Experimental and Numerical Analyses of Particle Shape Effects on the Mechanical Behavior of Particulate Packs Under Different Loading Conditions

This combined experimental and numerical study examines the effects of different particle shapes on the mechanical behavior of particulate packs under vertical and shear loading conditions. Laboratory oedometer tests (ODT) and direct shear tests (DST) performed on 3D-printed polylactic acid (PLA) spherical particles provide data for calibrating the three-dimensional discrete element method (DEM) models implemented in the particle flow code (PFC3D). This study links the micro–macro behavior to gain insights into the mechanical behavior of different particle shapes, focusing on stress–strain relationships, volumetric and permeability changes, and the evolution of contact networks. The calibrated models compare spherical and non-spherical particles with varying aspect ratios. Results show that interlocking, alignment, and rolling tendencies control particle behavior under different loading conditions.
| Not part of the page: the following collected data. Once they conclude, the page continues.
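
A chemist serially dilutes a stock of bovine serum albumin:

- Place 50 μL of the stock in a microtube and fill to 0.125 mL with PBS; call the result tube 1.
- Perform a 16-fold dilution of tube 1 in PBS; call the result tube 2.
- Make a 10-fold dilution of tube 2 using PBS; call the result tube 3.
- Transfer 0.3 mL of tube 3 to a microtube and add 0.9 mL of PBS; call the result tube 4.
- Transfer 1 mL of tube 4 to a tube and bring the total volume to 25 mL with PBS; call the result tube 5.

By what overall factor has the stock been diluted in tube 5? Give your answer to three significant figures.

Step 1: 50 μL brought to 0.125 mL → factor 125/50 = 2.5
Step 2: 16-fold → factor 16
Step 3: 10-fold → factor 10
Step 4: 0.3 mL + 0.9 mL = 1.2 mL total → factor 1.2/0.3 = 4
Step 5: 1 mL brought to 25 mL → factor 25/1 = 25
Overall dilution factor = 2.5 × 16 × 10 × 4 × 25 = 40000

4.00 × 10^4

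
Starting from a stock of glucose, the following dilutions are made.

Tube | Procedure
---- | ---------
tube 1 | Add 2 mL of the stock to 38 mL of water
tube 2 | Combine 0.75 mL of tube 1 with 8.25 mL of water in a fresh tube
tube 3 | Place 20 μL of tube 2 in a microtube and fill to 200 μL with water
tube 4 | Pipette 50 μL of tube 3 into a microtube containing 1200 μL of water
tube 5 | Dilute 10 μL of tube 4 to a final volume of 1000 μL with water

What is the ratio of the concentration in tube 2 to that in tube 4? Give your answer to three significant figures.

250

Step 1: 2 mL + 38 mL = 40 mL total → factor 40/2 = 20
Step 2: 0.75 mL + 8.25 mL = 9 mL total → factor 9/0.75 = 12
Step 3: 20 μL brought to 200 μL → factor 200/20 = 10
Step 4: 50 μL + 1200 μL = 1250 μL total → factor 1250/50 = 25
Dilution factor to tube 2 = 240; to tube 4 = 60000
[tube 2]/[tube 4] = (factor to tube 4)/(factor to tube 2) = 60000/240 = 250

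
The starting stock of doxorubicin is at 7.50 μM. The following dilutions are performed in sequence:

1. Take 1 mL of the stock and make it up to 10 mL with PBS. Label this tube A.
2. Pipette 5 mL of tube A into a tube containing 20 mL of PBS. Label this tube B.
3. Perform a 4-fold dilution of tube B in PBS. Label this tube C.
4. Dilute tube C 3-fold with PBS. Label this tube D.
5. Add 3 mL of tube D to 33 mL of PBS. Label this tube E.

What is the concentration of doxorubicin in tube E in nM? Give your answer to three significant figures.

Step 1: 1 mL brought to 10 mL → factor 10/1 = 10
Step 2: 5 mL + 20 mL = 25 mL total → factor 25/5 = 5
Step 3: 4-fold → factor 4
Step 4: 3-fold → factor 3
Step 5: 3 mL + 33 mL = 36 mL total → factor 36/3 = 12
Overall dilution factor = 10 × 5 × 4 × 3 × 12 = 7200
Final = 7.50 μM / 7200 = 0.001042 μM = 1.04 nM

1.04 nM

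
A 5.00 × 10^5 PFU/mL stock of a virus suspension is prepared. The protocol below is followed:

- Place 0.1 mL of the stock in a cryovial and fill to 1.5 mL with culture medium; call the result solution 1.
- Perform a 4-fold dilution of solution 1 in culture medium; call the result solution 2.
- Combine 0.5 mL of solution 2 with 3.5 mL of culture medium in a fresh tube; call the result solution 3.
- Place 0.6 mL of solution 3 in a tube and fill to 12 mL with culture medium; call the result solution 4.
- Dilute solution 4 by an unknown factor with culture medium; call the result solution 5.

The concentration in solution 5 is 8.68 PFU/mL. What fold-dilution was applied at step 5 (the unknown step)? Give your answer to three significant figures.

Step 1: 0.1 mL brought to 1.5 mL → factor 1.5/0.1 = 15
Step 2: 4-fold → factor 4
Step 3: 0.5 mL + 3.5 mL = 4 mL total → factor 4/0.5 = 8
Step 4: 0.6 mL brought to 12 mL → factor 12/0.6 = 20
Step 5: unknown factor x
Product of known-step factors = 9600
Overall factor = 5.00 × 10^5 PFU/mL / (8.68 PFU/mL) = 57604
x = 57604 / 9600 = 6.00

6.00-fold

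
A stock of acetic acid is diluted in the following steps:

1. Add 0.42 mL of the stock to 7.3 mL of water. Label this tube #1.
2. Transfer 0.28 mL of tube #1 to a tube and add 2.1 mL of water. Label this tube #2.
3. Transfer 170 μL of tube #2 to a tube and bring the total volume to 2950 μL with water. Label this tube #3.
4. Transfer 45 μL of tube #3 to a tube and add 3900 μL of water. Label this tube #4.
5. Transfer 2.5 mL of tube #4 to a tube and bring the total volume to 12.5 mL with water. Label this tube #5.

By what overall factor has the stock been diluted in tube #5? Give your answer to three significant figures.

Step 1: 0.42 mL + 7.3 mL = 7.72 mL total → factor 7.72/0.42 = 18.381
Step 2: 0.28 mL + 2.1 mL = 2.38 mL total → factor 2.38/0.28 = 8.5
Step 3: 170 μL brought to 2950 μL → factor 2950/170 = 17.353
Step 4: 45 μL + 3900 μL = 3945 μL total → factor 3945/45 = 87.667
Step 5: 2.5 mL brought to 12.5 mL → factor 12.5/2.5 = 5
Overall dilution factor = 18.381 × 8.5 × 17.353 × 87.667 × 5 = 1.1884 × 10^6

1.19 × 10^6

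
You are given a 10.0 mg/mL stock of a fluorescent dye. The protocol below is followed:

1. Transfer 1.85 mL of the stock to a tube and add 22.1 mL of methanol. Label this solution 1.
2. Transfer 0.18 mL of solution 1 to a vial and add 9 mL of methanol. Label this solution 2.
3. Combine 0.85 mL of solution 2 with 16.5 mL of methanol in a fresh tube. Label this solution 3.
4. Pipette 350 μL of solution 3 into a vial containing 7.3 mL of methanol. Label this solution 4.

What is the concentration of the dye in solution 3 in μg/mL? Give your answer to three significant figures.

0.742 μg/mL

Step 1: 1.85 mL + 22.1 mL = 23.95 mL total → factor 23.95/1.85 = 12.946
Step 2: 0.18 mL + 9 mL = 9.18 mL total → factor 9.18/0.18 = 51
Step 3: 0.85 mL + 16.5 mL = 17.35 mL total → factor 17.35/0.85 = 20.412
Dilution factor through solution 3 = 12.946 × 51 × 20.412 = 13477
[solution 3] = 10.0 mg/mL / 13477 = 0.0007420 mg/mL = 0.742 μg/mL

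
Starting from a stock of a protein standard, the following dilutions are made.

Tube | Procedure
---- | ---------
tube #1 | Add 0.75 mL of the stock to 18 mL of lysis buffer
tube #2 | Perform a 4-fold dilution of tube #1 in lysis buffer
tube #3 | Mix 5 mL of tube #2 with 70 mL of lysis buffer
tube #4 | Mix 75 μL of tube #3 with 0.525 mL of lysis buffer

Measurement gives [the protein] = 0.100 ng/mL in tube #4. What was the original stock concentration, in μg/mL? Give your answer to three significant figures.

Step 1: 0.75 mL + 18 mL = 18.75 mL total → factor 18.75/0.75 = 25
Step 2: 4-fold → factor 4
Step 3: 5 mL + 70 mL = 75 mL total → factor 75/5 = 15
Step 4: 75 μL + 0.525 mL = 600 μL total → factor 600/75 = 8
Overall dilution factor = 25 × 4 × 15 × 8 = 12000
Stock = 0.100 ng/mL × 12000 = 1200 ng/mL = 1.20 μg/mL

1.20 μg/mL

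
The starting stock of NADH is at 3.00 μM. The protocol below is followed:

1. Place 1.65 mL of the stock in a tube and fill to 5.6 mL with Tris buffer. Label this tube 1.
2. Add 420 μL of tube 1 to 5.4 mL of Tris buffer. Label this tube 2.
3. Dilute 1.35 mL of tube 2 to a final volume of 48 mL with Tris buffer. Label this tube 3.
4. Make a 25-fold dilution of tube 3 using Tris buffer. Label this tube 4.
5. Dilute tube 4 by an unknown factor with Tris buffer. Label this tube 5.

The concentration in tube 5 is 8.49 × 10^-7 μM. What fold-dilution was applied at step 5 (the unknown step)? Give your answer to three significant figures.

84.5-fold

Step 1: 1.65 mL brought to 5.6 mL → factor 5.6/1.65 = 3.3939
Step 2: 420 μL + 5.4 mL = 5820 μL total → factor 5820/420 = 13.857
Step 3: 1.35 mL brought to 48 mL → factor 48/1.35 = 35.556
Step 4: 25-fold → factor 25
Step 5: unknown factor x
Product of known-step factors = 41805
Overall factor = 3.00 μM / (8.49 × 10^-7 μM) = 3.5336 × 10^6
x = 3.5336 × 10^6 / 41805 = 84.5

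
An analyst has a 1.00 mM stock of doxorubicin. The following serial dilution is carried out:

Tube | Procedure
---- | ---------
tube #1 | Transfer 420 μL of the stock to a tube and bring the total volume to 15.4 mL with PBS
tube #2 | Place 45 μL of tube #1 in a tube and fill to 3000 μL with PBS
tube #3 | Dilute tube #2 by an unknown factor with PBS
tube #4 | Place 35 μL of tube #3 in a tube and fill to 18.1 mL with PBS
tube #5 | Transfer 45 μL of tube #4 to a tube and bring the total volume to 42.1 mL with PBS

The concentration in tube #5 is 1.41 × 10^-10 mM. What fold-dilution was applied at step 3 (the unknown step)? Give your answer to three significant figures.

Step 1: 420 μL brought to 15.4 mL → factor 15400/420 = 36.667
Step 2: 45 μL brought to 3000 μL → factor 3000/45 = 66.667
Step 3: unknown factor x
Step 4: 35 μL brought to 18.1 mL → factor 18100/35 = 517.14
Step 5: 45 μL brought to 42.1 mL → factor 42100/45 = 935.56
Product of known-step factors = 1.1827 × 10^9
Overall factor = 1.00 mM / (1.41 × 10^-10 mM) = 7.0922 × 10^9
x = 7.0922 × 10^9 / 1.1827 × 10^9 = 6.00

6.00-fold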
Spherical particles show the lowest compressibility under plane strain loading and the least shear strength, post-peak softening, and dilation under shear, due to their ability to roll and rearrange. Non-spherical particles show higher compressibility under plane strain conditions and higher shear strength with strain-hardening and higher contraction under direct shear, driven by alignment, interlocking, and restricted rotation. The approximate permeability analysis reveals that the higher compressibility of non-spherical packs results in a greater reduction in permeability compared to spherical packs.